Civilians in Bahrain are unarmed. Sectarian clashes that broke out around the country in recent days involved clubs, knives, fists and rock-throwing. They would need foreign assistance if they were to mount any resistance to Gulf troops.
Saudi intervention began after veiled warnings to Iran from the GCC Secretary-General Abdul Rahman Attiyah, who said the bloc would not accept foreign intervention in Bahrain.
Analysts saw the troop movement as a mark of concern in Saudi Arabia that concessions by Bahrain’s monarchy could inspire the conservative Sunni kingdom’s own Shi’ite minority.
Shi’ites make up about 15 percent of the population in Saudi Arabia, a key U.S. ally and the world’s top exporter of oil.
Saudi protests have mostly taken place in the Eastern Province, where the oil industry is based and which is home to most of the Shi’ites in the Sunni kingdom. As the neighbours are joined by a bridge, the risks of contagion are lost on no one.
Political analysts said the Saudi military move suggested Bahrain’s royal family had decided to reject repeated U.S. pleas, made most recently by visiting U.S. Defense Secretary Robert Gates on Saturday, for a more conciliatory approach.
“There has been a struggle in terms of policy advice between U.S. and Saudi Arabia,” said Marina Ottaway, head of the Middle East Program at the Carnegie Endowment for International Peace.
“The U.S. has been trying to get the Bahraini government to respond by negotiation, by reform and by dialogue. The Saudis have been saying that they have to put the uprising down. They have decided to listen to the Saudis.”
Bahrain’s call for help is significant; GCC troops were last deployed under the aegis of the Peninsula Shield in Kuwait, during the 2003 invasion of Iraq, and in the 1990-1 Gulf War.
So far numbering 1,000 Saudi troops, the Gulf forces’ mission is to help restore law and order after weeks of protests by mainly Shi’ite demonstrators against the government and to protect key facilities such as oil, electricity and water installations and financial and banking institutions.
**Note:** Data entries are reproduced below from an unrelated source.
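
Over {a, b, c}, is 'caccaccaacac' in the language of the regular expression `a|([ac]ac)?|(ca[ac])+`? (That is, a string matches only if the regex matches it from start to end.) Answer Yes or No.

Yes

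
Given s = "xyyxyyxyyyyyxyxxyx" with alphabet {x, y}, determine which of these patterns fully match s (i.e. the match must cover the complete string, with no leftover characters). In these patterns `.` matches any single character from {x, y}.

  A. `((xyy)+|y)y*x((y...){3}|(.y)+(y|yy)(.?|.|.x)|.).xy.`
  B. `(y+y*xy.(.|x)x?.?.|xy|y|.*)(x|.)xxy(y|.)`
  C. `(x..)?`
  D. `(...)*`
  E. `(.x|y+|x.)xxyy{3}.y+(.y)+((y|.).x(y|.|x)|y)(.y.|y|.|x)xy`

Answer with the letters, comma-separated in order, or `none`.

A → match
B → match
C → no match
D → match
E → no match — must end with "xy"

A, B, D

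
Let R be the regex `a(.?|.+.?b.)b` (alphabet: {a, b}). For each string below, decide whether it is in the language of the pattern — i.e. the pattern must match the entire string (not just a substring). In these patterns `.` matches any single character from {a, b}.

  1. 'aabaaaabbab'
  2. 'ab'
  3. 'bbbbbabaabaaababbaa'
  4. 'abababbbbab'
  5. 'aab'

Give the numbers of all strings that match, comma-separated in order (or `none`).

1, 2, 4, 5

1 → match
2 → match
3 → no match — must start with 'a'
4 → match
5 → match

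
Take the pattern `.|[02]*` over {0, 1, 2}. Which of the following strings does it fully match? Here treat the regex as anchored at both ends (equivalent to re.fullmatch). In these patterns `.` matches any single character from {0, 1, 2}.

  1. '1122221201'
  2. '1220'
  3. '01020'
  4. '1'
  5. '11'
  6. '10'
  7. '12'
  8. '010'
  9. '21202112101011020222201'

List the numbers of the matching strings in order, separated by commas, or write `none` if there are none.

4

1. '1122221201' → no match
2. '1220' → no match
3. '01020' → no match
4. '1' → match
5. '11' → no match
6. '10' → no match
7. '12' → no match
8. '010' → no match
9 → no match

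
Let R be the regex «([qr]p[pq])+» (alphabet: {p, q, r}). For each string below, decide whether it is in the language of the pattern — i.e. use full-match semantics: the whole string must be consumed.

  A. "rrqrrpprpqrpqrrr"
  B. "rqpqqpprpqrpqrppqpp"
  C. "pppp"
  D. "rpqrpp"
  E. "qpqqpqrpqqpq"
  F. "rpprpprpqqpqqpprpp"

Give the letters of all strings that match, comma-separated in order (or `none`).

A → no match
B → no match
C → no match
D → match
E → match
F → match

D, E, F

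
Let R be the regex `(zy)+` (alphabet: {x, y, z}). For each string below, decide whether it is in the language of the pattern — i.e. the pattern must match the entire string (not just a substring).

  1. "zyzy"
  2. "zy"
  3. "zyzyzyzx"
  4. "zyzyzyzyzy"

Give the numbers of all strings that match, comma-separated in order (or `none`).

1 → match
2 → match
3 → no match — must end with "zy"
4 → match

1, 2, 4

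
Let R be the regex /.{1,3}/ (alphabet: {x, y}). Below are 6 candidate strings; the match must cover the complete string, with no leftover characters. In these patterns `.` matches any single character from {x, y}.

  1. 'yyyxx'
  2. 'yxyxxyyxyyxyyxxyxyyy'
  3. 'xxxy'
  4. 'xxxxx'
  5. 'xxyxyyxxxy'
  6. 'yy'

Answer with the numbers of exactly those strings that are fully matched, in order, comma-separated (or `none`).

1 → no match
2 → no match
3 → no match
4 → no match
5 → no match
6 → match

6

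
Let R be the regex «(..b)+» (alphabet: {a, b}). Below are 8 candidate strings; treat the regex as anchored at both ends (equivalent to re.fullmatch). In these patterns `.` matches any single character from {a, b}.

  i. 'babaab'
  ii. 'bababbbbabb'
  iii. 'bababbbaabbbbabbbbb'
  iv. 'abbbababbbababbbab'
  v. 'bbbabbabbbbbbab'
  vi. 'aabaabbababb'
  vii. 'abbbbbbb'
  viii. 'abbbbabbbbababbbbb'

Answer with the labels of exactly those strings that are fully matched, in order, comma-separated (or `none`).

i → match
ii → no match
iii → no match
iv → match
v → match
vi → match
vii → no match
viii → no match

i, iv, v, vi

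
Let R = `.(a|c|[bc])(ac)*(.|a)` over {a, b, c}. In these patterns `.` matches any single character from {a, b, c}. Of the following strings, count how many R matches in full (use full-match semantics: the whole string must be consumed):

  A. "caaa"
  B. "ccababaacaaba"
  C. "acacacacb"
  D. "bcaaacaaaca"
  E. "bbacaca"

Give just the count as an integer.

2

A → no match
B → no match
C → match
D → no match
E → match
Total matched: 2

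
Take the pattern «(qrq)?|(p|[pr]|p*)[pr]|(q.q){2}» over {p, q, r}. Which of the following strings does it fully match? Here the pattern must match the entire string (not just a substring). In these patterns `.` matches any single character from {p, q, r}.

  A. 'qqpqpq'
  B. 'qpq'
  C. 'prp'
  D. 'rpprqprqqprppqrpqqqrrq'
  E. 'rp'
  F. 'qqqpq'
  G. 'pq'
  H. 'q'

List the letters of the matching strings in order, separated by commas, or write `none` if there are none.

A. 'qqpqpq' → no match
B. 'qpq' → no match
C. 'prp' → no match
D → no match
E. 'rp' → match
F. 'qqqpq' → no match
G. 'pq' → no match
H. 'q' → no match

E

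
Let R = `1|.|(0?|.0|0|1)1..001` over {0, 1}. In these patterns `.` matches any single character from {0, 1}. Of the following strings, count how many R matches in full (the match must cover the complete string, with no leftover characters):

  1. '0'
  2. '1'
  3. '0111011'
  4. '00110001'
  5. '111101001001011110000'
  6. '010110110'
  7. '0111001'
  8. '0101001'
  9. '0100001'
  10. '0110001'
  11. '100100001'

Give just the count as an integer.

1 → match
2 → match
3 → no match
4 → match
5 → no match
6 → no match
7 → match
8 → match
9 → match
10 → match
11 → no match
Total matched: 7

7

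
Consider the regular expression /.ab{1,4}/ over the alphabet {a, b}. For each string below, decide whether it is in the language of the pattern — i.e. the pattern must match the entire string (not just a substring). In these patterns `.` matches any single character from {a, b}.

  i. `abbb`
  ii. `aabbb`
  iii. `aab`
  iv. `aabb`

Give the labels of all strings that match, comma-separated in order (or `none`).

i → no match
ii → match
iii → match
iv → match

ii, iii, iv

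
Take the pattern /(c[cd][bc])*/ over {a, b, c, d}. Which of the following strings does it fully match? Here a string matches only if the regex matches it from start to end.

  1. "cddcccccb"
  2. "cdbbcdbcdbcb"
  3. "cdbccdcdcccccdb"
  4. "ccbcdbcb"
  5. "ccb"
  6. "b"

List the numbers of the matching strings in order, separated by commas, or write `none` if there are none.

5

1 → no match
2 → no match
3 → no match
4 → no match
5 → match
6 → no match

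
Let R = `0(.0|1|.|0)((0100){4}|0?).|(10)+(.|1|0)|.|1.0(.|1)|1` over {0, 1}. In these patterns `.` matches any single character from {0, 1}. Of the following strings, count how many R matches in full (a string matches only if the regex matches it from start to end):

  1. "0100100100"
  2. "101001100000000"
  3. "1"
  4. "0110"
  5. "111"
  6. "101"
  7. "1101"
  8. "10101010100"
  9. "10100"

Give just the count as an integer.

1 → no match
2 → no match
3 → match
4 → no match
5 → no match
6 → match
7 → match
8 → match
9 → match
Total matched: 5

5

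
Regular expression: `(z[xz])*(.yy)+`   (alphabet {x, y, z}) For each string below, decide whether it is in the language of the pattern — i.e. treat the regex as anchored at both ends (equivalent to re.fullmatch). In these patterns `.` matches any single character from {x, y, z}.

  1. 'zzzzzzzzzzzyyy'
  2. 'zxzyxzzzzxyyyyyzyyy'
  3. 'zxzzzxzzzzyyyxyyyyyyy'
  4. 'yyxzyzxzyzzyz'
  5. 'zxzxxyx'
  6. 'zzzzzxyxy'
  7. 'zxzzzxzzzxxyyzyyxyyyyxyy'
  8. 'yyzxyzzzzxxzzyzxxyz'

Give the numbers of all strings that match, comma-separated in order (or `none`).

1 → no match
2 → no match
3 → no match
4 → no match — must end with 'yy'
5 → no match — must end with 'yy'
6 → no match — must end with 'yy'
7 → no match
8 → no match — must end with 'yy'

none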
The intervention comes a day after protesters overwhelmed Bahraini police in one of the most violent confrontations since troops killed seven protesters last month.
Riad Kahwaji, analyst at Institute for Near East & Gulf Military Analysis, said Bahrain could make use of special operations and infantry but that force may complicate matters.
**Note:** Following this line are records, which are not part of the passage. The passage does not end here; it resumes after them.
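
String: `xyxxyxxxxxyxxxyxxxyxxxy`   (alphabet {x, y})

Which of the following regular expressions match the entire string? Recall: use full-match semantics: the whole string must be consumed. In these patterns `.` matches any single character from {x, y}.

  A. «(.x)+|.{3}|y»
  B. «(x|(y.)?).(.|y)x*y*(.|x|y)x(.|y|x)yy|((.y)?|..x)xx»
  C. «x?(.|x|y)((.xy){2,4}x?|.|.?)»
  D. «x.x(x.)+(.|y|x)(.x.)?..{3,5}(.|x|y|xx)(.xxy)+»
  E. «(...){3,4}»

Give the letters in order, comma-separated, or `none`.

A → no match
B → no match
C → no match
D → match
E → no match

D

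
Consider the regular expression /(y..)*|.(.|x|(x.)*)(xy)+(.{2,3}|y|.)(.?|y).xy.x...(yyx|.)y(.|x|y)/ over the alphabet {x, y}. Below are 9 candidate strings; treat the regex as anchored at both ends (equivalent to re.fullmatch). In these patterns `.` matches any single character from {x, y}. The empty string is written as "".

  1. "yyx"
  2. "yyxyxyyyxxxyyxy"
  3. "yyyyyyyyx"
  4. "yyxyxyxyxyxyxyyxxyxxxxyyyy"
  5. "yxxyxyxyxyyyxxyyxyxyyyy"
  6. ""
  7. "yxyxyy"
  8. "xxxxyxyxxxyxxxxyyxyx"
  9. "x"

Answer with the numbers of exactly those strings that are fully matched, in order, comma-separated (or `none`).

1 → match
2 → no match
3 → match
4 → match
5 → match
6 → match
7 → no match
8 → no match
9 → no match

1, 3, 4, 5, 6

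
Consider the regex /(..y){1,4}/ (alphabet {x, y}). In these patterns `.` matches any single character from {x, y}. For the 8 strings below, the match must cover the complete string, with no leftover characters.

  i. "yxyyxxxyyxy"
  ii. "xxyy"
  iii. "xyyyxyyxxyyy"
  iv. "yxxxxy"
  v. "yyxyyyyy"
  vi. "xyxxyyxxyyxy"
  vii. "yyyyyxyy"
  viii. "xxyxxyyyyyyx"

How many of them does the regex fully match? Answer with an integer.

0

i. "yxyyxxxyyxy" → no match
ii. "xxyy" → no match
iii. "xyyyxyyxxyyy" → no match
iv. "yxxxxy" → no match
v. "yyxyyyyy" → no match
vi. "xyxxyyxxyyxy" → no match
vii. "yyyyyxyy" → no match
viii. "xxyxxyyyyyyx" → no match — must end with "y"
Total matched: 0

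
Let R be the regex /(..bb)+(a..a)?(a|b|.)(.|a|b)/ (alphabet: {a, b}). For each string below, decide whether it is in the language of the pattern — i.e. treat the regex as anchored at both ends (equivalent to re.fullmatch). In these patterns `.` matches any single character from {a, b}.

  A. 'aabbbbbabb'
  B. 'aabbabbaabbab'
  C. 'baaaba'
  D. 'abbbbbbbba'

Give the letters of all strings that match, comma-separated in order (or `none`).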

“We have lessons learned from Tunisia and Egypt about the use of force. This is not the sort of conflict where use of force brings progress. This is the sort of conflict where you need to engage with openmindness via dialogue,” he told Reuters.
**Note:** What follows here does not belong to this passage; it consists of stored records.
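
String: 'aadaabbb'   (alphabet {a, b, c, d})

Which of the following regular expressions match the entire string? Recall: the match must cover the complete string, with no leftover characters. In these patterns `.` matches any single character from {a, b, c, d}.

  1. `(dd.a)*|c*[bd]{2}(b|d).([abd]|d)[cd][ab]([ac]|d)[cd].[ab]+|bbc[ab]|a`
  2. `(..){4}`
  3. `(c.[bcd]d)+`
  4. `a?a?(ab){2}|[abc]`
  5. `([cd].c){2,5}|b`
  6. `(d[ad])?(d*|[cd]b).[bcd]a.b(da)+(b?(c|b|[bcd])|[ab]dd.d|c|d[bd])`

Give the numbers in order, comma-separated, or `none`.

1 → no match
2 → match
3 → no match — must start with 'c'
4 → no match
5 → no match
6 → no match

2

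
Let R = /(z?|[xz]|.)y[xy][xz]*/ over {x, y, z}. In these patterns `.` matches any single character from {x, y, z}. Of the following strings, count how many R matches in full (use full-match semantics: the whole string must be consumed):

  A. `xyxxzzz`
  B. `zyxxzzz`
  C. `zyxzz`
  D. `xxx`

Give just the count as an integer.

3

A → match
B → match
C → match
D → no match
Total matched: 3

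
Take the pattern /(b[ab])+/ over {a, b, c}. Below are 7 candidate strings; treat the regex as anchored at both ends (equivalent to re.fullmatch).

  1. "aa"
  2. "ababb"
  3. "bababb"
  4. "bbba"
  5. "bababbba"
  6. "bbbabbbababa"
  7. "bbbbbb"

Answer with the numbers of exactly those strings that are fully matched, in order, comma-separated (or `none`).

3, 4, 5, 6, 7

1 → no match — must start with "b"
2 → no match — must start with "b"
3 → match
4 → match
5 → match
6 → match
7 → match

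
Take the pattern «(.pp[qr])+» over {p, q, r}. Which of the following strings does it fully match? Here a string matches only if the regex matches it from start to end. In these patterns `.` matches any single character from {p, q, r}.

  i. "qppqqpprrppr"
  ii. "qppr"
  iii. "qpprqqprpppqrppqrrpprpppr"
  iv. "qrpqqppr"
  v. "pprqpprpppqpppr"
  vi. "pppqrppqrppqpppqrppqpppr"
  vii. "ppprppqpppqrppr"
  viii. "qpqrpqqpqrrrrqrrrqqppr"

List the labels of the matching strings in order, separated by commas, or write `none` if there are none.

i, ii, vi

i → match
ii → match
iii → no match
iv → no match
v → no match
vi → match
vii → no match
viii → no match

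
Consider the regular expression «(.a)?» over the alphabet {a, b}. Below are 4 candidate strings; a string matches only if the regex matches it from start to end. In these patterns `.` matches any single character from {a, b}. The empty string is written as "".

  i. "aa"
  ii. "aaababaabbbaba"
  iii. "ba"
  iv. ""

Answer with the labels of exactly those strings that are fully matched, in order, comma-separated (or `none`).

i, iii, iv

i → match
ii → no match
iii → match
iv → match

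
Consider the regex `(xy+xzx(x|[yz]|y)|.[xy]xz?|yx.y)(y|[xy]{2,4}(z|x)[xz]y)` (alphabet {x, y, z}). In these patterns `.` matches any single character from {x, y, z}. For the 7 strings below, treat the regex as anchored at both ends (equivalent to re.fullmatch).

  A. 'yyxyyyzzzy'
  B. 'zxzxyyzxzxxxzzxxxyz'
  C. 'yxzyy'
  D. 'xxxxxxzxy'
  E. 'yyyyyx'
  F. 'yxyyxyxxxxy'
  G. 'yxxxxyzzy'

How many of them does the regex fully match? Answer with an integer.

A → no match
B → no match — must end with 'y'
C → match
D → match
E → no match — must end with 'y'
F → match
G → match
Total matched: 4

4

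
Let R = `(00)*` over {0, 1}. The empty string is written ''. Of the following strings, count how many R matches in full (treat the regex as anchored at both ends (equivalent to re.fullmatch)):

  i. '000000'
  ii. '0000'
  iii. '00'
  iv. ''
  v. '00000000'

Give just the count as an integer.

i. '000000' → match
ii. '0000' → match
iii. '00' → match
iv. '' → match
v. '00000000' → match
Total matched: 5

5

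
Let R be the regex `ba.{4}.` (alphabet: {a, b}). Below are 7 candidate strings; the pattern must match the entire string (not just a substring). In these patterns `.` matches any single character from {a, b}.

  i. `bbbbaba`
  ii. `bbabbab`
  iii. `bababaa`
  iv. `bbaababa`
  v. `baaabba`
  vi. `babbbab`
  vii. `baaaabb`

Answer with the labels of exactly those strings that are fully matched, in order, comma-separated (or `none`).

i → no match — must start with `ba`
ii → no match — must start with `ba`
iii → match
iv → no match — must start with `ba`
v → match
vi → match
vii → match

iii, v, vi, vii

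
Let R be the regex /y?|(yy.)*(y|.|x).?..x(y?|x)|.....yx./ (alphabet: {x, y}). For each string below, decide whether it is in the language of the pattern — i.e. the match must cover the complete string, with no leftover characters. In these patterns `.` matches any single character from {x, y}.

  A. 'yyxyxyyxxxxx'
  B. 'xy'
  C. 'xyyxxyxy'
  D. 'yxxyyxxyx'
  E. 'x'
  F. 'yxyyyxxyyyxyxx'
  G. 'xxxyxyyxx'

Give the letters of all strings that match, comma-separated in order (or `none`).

A → no match
B → no match
C → match
D → no match
E → no match
F → no match
G → no match

C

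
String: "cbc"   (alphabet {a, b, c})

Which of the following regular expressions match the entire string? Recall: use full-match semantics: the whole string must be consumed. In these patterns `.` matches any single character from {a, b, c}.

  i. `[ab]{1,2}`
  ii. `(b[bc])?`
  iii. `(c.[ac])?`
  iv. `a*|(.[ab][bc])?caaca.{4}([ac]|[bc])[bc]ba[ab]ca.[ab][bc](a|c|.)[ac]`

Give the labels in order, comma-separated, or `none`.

i → no match
ii → no match
iii → match
iv → no match

iii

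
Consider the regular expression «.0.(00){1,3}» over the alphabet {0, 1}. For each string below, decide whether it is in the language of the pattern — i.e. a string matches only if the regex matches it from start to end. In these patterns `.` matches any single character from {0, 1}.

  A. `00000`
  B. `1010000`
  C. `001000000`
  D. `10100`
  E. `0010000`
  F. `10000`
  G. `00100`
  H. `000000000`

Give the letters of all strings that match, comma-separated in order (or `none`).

A. `00000` → match
B. `1010000` → match
C. `001000000` → match
D. `10100` → match
E. `0010000` → match
F. `10000` → match
G. `00100` → match
H. `000000000` → match

A, B, C, D, E, F, G, H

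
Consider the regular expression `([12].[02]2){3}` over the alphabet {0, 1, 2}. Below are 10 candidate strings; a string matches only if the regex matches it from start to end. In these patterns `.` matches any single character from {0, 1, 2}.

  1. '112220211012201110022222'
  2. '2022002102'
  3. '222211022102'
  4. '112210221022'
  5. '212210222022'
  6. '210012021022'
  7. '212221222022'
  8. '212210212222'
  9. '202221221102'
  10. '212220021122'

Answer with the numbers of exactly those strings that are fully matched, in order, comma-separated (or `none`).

1 → no match
2 → no match
3 → match
4 → match
5 → match
6 → no match
7 → match
8 → no match
9 → match
10 → match

3, 4, 5, 7, 9, 10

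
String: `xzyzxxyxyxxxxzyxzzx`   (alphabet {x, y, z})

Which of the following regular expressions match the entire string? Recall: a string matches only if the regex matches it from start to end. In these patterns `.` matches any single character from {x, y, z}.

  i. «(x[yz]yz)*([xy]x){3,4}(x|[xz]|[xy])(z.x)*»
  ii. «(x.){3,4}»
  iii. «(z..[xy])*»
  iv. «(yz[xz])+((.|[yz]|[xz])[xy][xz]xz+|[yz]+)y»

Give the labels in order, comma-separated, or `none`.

i

i → match
ii → no match
iii → no match
iv → no match — must start with `yz`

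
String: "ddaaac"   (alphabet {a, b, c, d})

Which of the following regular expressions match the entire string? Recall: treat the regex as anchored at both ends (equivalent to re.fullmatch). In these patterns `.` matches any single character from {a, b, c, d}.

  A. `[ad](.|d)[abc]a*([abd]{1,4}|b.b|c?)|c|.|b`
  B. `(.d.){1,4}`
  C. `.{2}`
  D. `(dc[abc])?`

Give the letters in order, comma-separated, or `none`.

A

A → match
B → no match
C → no match
D → no match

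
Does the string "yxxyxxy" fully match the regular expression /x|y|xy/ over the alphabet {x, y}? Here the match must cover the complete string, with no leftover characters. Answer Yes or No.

No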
In a sign talks may begin soon, Wefaq said the opposition had met the crown prince to discuss a mechanism for dialogue.
Sheikh Salman al-Khalifa offered assurances on Sunday talks would address key opposition demands including giving parliament more power and reforming government and electoral districts.
Even if talks are successful, however, the opposition is increasingly split and hardline groups may keep up protests.
Wefaq is calling for a new government and a constitutional monarchy that vests the judicial, executive and legislative authority with the people. A coalition of much smaller Shi’ite groups are calling for the overthrow of the monarchy — demands that scare Sunnis who fear this would benefit Iran.
“Military intervention from GCC countries means the situation is increasingly untenable for the regime. The paradox the Bahraini regime faces is that it cannot contain the unrest while trying to kick off talks,” consultancy Stratfor said.
“Wefaq... risks losing ground against hardliners if it appears too close to the regime while Shi’ite protesters are beaten by the police.”